Apparently one of the best presentations at Coupa Inspire earlier this month was a presentation by IBM on Procurement Transformation and Big Data. (Needless to say that this does not inspire the doctor.) Ouch! Big Data is good, but only if it’s a big bucket of relevant data, but that’s not usually the case. Usually it’s a big bucket of random data where only some of the data is relevant and the statistical relevance is low. This is bad because if an organization takes big data as gospel, it can be led down the wrong track. (And we’ll get back to this.)
And given the examples that the prophet is presenting in his post on “When Watson Meets Procurement” on Spend Matters, the doctor is a bit worried. Why?

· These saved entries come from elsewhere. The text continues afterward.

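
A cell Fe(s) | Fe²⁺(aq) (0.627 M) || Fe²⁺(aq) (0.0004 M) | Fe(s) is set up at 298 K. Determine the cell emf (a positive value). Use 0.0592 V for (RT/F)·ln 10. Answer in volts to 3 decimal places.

For a concentration cell E°cell = 0, since both electrodes use the same couple.
The compartment with the higher Fe²⁺(aq) concentration (0.627 M) acts as the cathode; ions are reduced there and produced at the dilute (0.0004 M) anode.
With n = 2, Ecell = −(0.0592/2)·log([dilute]/[conc]) = −(0.0592/2)·log(0.0004/0.627) = +0.095 V.

0.095 V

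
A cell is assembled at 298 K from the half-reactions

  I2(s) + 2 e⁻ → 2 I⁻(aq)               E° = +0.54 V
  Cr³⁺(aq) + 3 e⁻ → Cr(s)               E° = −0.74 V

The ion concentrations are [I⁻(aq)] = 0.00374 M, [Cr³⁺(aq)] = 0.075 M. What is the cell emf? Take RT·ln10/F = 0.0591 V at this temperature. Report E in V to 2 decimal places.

+1.45 V

The I₂/I⁻ couple has the more positive E°, so it is the cathode; Cr³⁺/Cr is the anode.
E°cell = E°cat − E°an = +0.54 − (−0.74) = +1.28 V; n = 6.
For the overall reaction 3 I2(s) + 2 Cr(s) → 6 I⁻(aq) + 2 Cr³⁺(aq), Q = [I⁻(aq)]^6·[Cr³⁺(aq)]^2 = 1.54×10^−17, giving log Q = −16.813.
E = E° − (0.0591/n)·log Q = +1.28 − (0.0591/6)(−16.813) = +1.45 V.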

Let’s take them one by one.
Parsing unstructured data to extract “soft facts” and information from news feeds and social media to line up against traditional risk management data feeds to drive a new level of supply risk management intelligence.
Okay, this is smart, because it can identify potential problems, but not necessarily all that useful. For example, let’s say it detects a few dozen instances of consumer unrest due to product defects. If the product is one with a warranty, chances are your customer service department already has a few dozen instances of warranty claims. No new information. Let’s say it detects a few hundred instances of consumer duress because one of your suppliers was using slave labour – but that resulted from a news story that was already picked up by your supply chain visibility and risk monitoring system. Nothing unexpected here. All you can really pick up on is general consumer sentiment, but only the consumer sentiment of the consumer base that is online, and, more likely, the consumer base that is unhappy with the product, since people who are unhappy are more likely to complain that people who are happy are likely to go online and give good reviews.

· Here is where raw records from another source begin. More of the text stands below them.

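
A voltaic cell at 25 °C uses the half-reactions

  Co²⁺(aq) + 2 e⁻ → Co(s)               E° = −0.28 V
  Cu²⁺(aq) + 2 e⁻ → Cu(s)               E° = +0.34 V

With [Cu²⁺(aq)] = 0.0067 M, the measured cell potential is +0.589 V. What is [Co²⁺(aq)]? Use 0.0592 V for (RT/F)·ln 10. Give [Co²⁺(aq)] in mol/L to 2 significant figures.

0.075 M

The Cu²⁺/Cu couple has the larger reduction potential, so it is the cathode: E°cell = +0.34 − (−0.28) = +0.62 V and n = 2.
Since E = E° − (0.0592/n)·log Q, log Q = n(E° − E)/0.0592 = 1.047.
The balanced reaction is Cu²⁺(aq) + Co(s) → Cu(s) + Co²⁺(aq), so Q = [Co²⁺(aq)] / [Cu²⁺(aq)].
Substituting the known concentrations and solving, log [Co²⁺(aq)] = −1.127 and [Co²⁺(aq)] = 0.075 M.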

Ask Watson about Procurement that can leverage natural language processing to extract data buried in contracts, documents, and other organizational systems such as AP.
Okay, this is kind of smart too, but this is not so much big data processing but natural language processing and query formation as this is no different than implementing a meta interface that parses a query and translates it into a format that is appropriate for each system that may contain related Procurement data. Yes, the number of systems that could contain related information magnify the data magnitude problem, but since you can search separately and then only integrate relevant data, this is really not that much of a big data problem.

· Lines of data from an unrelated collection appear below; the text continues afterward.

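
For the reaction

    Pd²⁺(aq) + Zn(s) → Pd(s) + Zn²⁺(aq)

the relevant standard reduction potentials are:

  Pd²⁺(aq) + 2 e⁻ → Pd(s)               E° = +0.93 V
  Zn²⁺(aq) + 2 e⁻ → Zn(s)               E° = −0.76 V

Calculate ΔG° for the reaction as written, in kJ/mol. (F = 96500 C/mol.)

In the reaction as written Pd²⁺(aq) is reduced, so the Pd²⁺/Pd couple is the cathode and Zn²⁺/Zn is the anode.
E°cell = +0.93 − (−0.76) = +1.69 V; balancing electrons gives n = 2.
ΔG° = −nFE°cell = −(2)(96500)(+1.69) J/mol = −326 kJ/mol.

−326 kJ/mol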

Build My Briefing, Watson that aggregates information about a Procurement entity (category, supplier, etc.) into an auto-generated deliverable for anyone who needs it (for sourcing, supplier review, etc.)
Okay, this is also smart, but not big data. This is just aggregating data from multiple systems and shoving it in a pre-built template. It’s just a reporting engine on steroids.
the doctor would like to see a good use of Big Data for procurement to solve a problem that could not have been solved otherwise, but he hasn’t seen it yet. The reality is that, as he has been saying for years, Big Brains Will Win in the End.